Die russischen Agenten behindern die sozialen Programme in Lugansk und Donezk. Aber da in der Region große Teile der Einheimischen, und das sind vor allem Arbeiter, Waffen erhalten haben, verwirklichen diese die sozialen Programme spontan zu ihrem Nutzen. Sie verstaatlichten das Eigentum eines Lugansker Oligarchen und eines ukrainischen. Natürlich, aus Sicht der Feinde dieser Republiken, ist dies ein schreckliches Verbrechen gegen die Menschlichkeit, solches Eigentum wegzunehmen.

Die Enteignung geschah auf Druck von unten. Die russischen Agenten und Kommandeure versuchen dort den russischen Patriotismus zu importieren. Sie waren im Lauf der Zeit gezwungen zu erklären, dass sie nicht gegen die UdSSR sind. So veranlassten sie am Anfang zwar, die roten Fahnen abzuhängen, aber unter dem Druck von unten seitens der örtlichen Bevölkerung mussten sie das zurücknehmen. Deswegen erscheint diese Propaganda von den brutalen Verbrechen insgesamt eher als reaktionäre Propaganda. Die Leute protestieren mit Waffen in den Händen, das gefällt den örtlichen Herrschern nicht. Das ist das, was weder die ukrainische noch die russische Propaganda darstellt.

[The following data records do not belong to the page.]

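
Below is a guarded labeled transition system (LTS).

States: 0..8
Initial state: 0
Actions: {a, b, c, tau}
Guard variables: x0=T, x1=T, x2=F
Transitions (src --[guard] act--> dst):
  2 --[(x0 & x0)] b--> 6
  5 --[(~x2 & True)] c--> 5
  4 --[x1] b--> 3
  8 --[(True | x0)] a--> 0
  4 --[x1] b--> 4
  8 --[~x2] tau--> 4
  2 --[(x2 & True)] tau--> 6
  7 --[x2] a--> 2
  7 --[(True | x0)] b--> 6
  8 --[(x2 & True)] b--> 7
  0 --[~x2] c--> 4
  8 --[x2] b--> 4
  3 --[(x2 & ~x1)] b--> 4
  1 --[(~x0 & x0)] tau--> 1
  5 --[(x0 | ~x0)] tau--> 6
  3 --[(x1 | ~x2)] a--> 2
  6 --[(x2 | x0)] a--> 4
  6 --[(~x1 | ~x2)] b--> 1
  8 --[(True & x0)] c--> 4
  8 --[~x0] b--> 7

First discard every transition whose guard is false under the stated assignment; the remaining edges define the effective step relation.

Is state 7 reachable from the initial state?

Guard filter leaves 13 enabled edge(s).
Layer 0: {0}
Layer 1: {4}  total {0,4}
Layer 2: {3}  total {0,3,4}
Layer 3: {2}  total {0,2,3,4}
Layer 4: {6}  total {0,2,3,4,6}
Layer 5: {1}  total {0,1,2,3,4,6}
Reach set: {0,1,2,3,4,6}

Answer: UNREACHABLE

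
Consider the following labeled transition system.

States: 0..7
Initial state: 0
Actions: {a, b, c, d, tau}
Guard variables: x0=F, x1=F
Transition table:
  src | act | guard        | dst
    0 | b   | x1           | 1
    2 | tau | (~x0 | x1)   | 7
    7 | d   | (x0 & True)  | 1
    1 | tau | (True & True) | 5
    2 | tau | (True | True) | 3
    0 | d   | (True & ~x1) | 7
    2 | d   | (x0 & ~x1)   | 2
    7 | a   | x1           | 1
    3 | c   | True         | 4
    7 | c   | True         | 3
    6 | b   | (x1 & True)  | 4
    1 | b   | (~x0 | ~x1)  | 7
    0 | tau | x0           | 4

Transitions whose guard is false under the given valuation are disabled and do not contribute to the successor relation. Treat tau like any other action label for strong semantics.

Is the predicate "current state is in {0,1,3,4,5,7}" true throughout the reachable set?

Answer: INVARIANT HOLDS

Trace:
Inv-set: {0,1,3,4,5,7}
Reachable = {0,3,4,7}
  0: ✓
  3: ✓
  4: ✓
  7: ✓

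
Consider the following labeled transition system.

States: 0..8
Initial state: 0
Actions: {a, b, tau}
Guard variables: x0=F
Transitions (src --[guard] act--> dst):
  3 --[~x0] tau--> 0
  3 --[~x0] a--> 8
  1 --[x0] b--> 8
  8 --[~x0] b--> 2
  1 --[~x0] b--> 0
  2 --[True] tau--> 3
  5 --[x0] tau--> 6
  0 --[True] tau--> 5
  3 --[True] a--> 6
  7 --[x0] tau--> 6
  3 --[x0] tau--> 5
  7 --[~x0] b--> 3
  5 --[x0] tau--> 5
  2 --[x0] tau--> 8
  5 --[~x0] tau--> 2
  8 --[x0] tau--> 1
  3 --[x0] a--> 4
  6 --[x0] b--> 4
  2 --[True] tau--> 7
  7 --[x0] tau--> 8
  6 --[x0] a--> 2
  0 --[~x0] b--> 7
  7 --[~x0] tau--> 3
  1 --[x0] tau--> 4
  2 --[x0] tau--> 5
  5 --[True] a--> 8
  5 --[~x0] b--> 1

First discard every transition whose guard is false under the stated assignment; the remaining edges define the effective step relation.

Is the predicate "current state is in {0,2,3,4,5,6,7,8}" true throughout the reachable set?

Safe = {0,2,3,4,5,6,7,8}
Reachable = {0,1,2,3,5,6,7,8}
  0: ✓
  1: VIOLATES
  2: ✓
  3: ✓
  5: ✓
  6: ✓
  7: ✓
  8: ✓
counterexample path to 1: tau·b

Answer: INVARIANT VIOLATED at state 1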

Zur Frage der praktischen Solidarität: Es fehlen Medikamente, fast alles, unter anderem Wasser. Aber diese Probleme zu lösen, ist kaum möglich.

Im Sommer reißen immer wieder die Wasserleitungen auf, die unter Stalin gebaut wurden. Sie sind seit zig Jahren fast nicht mehr repariert worden. Wasser brachten dann spezielle Wasser-Lkws. Jetzt kommen diese Wasser-Lkws unter Beschuss und kommen oft gar nicht durch. Die Ukraine-Regierung, ob Juschtschenko, Janukowitsch oder wer auch immer, wurden mit dem Problem der kaputten Wasserleitungen nicht fertig, umso weniger ist es jetzt möglich. Um es zu lösen, wären große Ressourcen nötig.

Unter Stalin wurden besondere ökologische Programme für die Bevölkerung durchgeführt, so wurden Waldgürtel gepflanzt und Arbeiten zur Verbesserung der Böden durchgeführt. Hunderte Kilometer Waldgürtel, das veränderte das Klima schließlich zum Bessern. Da war vorher nur wildes Feld, wo Wind herrschte und den Sand überall hinblies. Unter Stalin kam dann die riesige Kampagne zur Verbesserung des Lebens, damals wurden diese Wasserleitungen gebaut.

Die Wasserleitungen gibt es noch. Chruschtschow hat das Waldprogramm beendet, und die Wasserleitungen wurden von nun an mehr schlecht als recht erhalten. Seit 1991 wurde nichts mehr investiert. Es wird nur noch an den nächsten Profit gedacht.

Vielen Dank für das Interview und ich wünsche alles Gute in eurer komplizierten Situation.